Assignment
Objectives
The main goal of this exercise is introducing the student to the basic concepts of parallel programming. To do that, two different options are provided. The first one is more theoretical and is oriented to those students that do not have strong computer science background (i.e: programming, linux etc.). This option will let the student to propose a parallelization of a specific scientific problem. The second one is more practical and it is oriented to those students that have programming and system skills. In this second option the student will implement a parallel application using OpenMP and MPI+OpenMP.
What it is expected
1) the sources for the developed code; 2) one document with the answers with the proposed questions, the performance evaluation and the comments that the student wants to make. The developments must be done in C and with the required extensions for OpenMP and MPI.
The maximum length for the document is 4 pages.
1. The serial algorithm
The goal of this first part is to understand the nature of the smith-waterman algorithm: what is solves, what inputs needs, what generates, it computational cost and what parts of it can be potentially parallelized.

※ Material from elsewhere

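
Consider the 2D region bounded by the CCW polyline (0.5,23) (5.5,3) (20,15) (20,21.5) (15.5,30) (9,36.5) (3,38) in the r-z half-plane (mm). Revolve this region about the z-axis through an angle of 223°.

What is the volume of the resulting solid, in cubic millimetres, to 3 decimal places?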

Describe what the smith-waterman algorithm does (include the references that you have used): inputs, outputs and pseudo-code describing the algorithm. The pseudo-code must and comments on
Describe the computational complexity of the algorithm. It is expected to provide a description on the serial implementation (i.e: O(n^2), O(nlogn))
Describe what parts of the algorithms can be potentially parallelized.

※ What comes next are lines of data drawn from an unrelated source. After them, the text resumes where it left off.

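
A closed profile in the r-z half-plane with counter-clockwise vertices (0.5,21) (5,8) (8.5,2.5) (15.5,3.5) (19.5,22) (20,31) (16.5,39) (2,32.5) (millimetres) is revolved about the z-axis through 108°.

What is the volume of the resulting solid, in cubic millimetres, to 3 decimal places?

Profile (r,z), 8 vertices: (0.5,21) (5,8) (8.5,2.5) (15.5,3.5) (19.5,22) (20,31) (16.5,39) (2,32.5)
edge 0: (0.5,21)→(5,8)  cross = 0.5·8 − 5·21 = -101.0000; (r_i+r_j)·cross = 5.5·-101.0000 = -555.5000
edge 1: (5,8)→(8.5,2.5)  cross = 5·2.5 − 8.5·8 = -55.5000; (r_i+r_j)·cross = 13.5·-55.5000 = -749.2500
edge 2: (8.5,2.5)→(15.5,3.5)  cross = 8.5·3.5 − 15.5·2.5 = -9.0000; (r_i+r_j)·cross = 24·-9.0000 = -216.0000
edge 3: (15.5,3.5)→(19.5,22)  cross = 15.5·22 − 19.5·3.5 = 272.7500; (r_i+r_j)·cross = 35·272.7500 = 9546.2500
edge 4: (19.5,22)→(20,31)  cross = 19.5·31 − 20·22 = 164.5000; (r_i+r_j)·cross = 39.5·164.5000 = 6497.7500
edge 5: (20,31)→(16.5,39)  cross = 20·39 − 16.5·31 = 268.5000; (r_i+r_j)·cross = 36.5·268.5000 = 9800.2500
edge 6: (16.5,39)→(2,32.5)  cross = 16.5·32.5 − 2·39 = 458.2500; (r_i+r_j)·cross = 18.5·458.2500 = 8477.6250
edge 7: (2,32.5)→(0.5,21)  cross = 2·21 − 0.5·32.5 = 25.7500; (r_i+r_j)·cross = 2.5·25.7500 = 64.3750
Σcross = 1024.2500 → A = |Σcross|/2 = 512.1250 mm²
Σ(r_i+r_j)·cross = 32865.5000 → first moment M = |Σ|/6 = 5477.5833
R_c = M/A = 5477.5833/512.1250 = 10.6958 mm
θ = 108° = 1.884956 rad
V = θ·R_c·A = 1.884956·10.6958·512.1250 = 10325.001 mm³

Volume = 10325.001 mm³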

2. Parallel implementation
The goal of this second part is to propose a pseudo-code parallel implementation for the parts identified in 1.3.
Describe in pseudo-code a potential parallel implementation for this algorithm:
What strategy have you selected? (i.e: pipeline, shared memory, message passing etc.) Why?

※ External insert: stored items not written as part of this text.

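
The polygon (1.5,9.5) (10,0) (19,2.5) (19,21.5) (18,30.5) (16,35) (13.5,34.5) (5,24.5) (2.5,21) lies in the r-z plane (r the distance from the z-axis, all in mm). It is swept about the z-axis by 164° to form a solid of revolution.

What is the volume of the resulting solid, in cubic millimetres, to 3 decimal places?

Profile (r,z), 9 vertices: (1.5,9.5) (10,0) (19,2.5) (19,21.5) (18,30.5) (16,35) (13.5,34.5) (5,24.5) (2.5,21)
edge 0: (1.5,9.5)→(10,0)  cross = 1.5·0 − 10·9.5 = -95.0000; (r_i+r_j)·cross = 11.5·-95.0000 = -1092.5000
edge 1: (10,0)→(19,2.5)  cross = 10·2.5 − 19·0 = 25.0000; (r_i+r_j)·cross = 29·25.0000 = 725.0000
edge 2: (19,2.5)→(19,21.5)  cross = 19·21.5 − 19·2.5 = 361.0000; (r_i+r_j)·cross = 38·361.0000 = 13718.0000
edge 3: (19,21.5)→(18,30.5)  cross = 19·30.5 − 18·21.5 = 192.5000; (r_i+r_j)·cross = 37·192.5000 = 7122.5000
edge 4: (18,30.5)→(16,35)  cross = 18·35 − 16·30.5 = 142.0000; (r_i+r_j)·cross = 34·142.0000 = 4828.0000
edge 5: (16,35)→(13.5,34.5)  cross = 16·34.5 − 13.5·35 = 79.5000; (r_i+r_j)·cross = 29.5·79.5000 = 2345.2500
edge 6: (13.5,34.5)→(5,24.5)  cross = 13.5·24.5 − 5·34.5 = 158.2500; (r_i+r_j)·cross = 18.5·158.2500 = 2927.6250
edge 7: (5,24.5)→(2.5,21)  cross = 5·21 − 2.5·24.5 = 43.7500; (r_i+r_j)·cross = 7.5·43.7500 = 328.1250
edge 8: (2.5,21)→(1.5,9.5)  cross = 2.5·9.5 − 1.5·21 = -7.7500; (r_i+r_j)·cross = 4·-7.7500 = -31.0000
Σcross = 899.2500 → A = |Σcross|/2 = 449.6250 mm²
Σ(r_i+r_j)·cross = 30871.0000 → first moment M = |Σ|/6 = 5145.1667
R_c = M/A = 5145.1667/449.6250 = 11.4432 mm
θ = 164° = 2.862340 rad
V = θ·R_c·A = 2.862340·11.4432·449.6250 = 14727.216 mm³

Volume = 14727.216 mm³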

What other options you could use?
Describe the pseudo-code including comments on why the different parallel selected parts.
Describe the computational complexity of the algorithm. It is expected to provide a description on the serial implementation (i.e: O(n^2), O(nlogn))
3. Performance projection
Given the pseudo-code proposed in 2.1 and 1.1 propose a theoretical model to project the speedup that the parallel implementation may show with respect to the serial implementation. (It's a model so it's not expected to provide 100% accuracy).
Provide a speedup analysis using the previous model for: 1, 2, 4, 16 and 32 threads.
Provide a description of what type of computational system would be better for the provided implementation and what components would be important to invest more:
Software
Hardware
Brevity and clear results, experiment setup and discussion and analysis.
One PDF document containing all the different answers for the selected option containing:
- The answers to the formulation questions (must not exceed 4 pages).
- All the different codes developed or scripts must be added as annex section at the end of the document (no limit).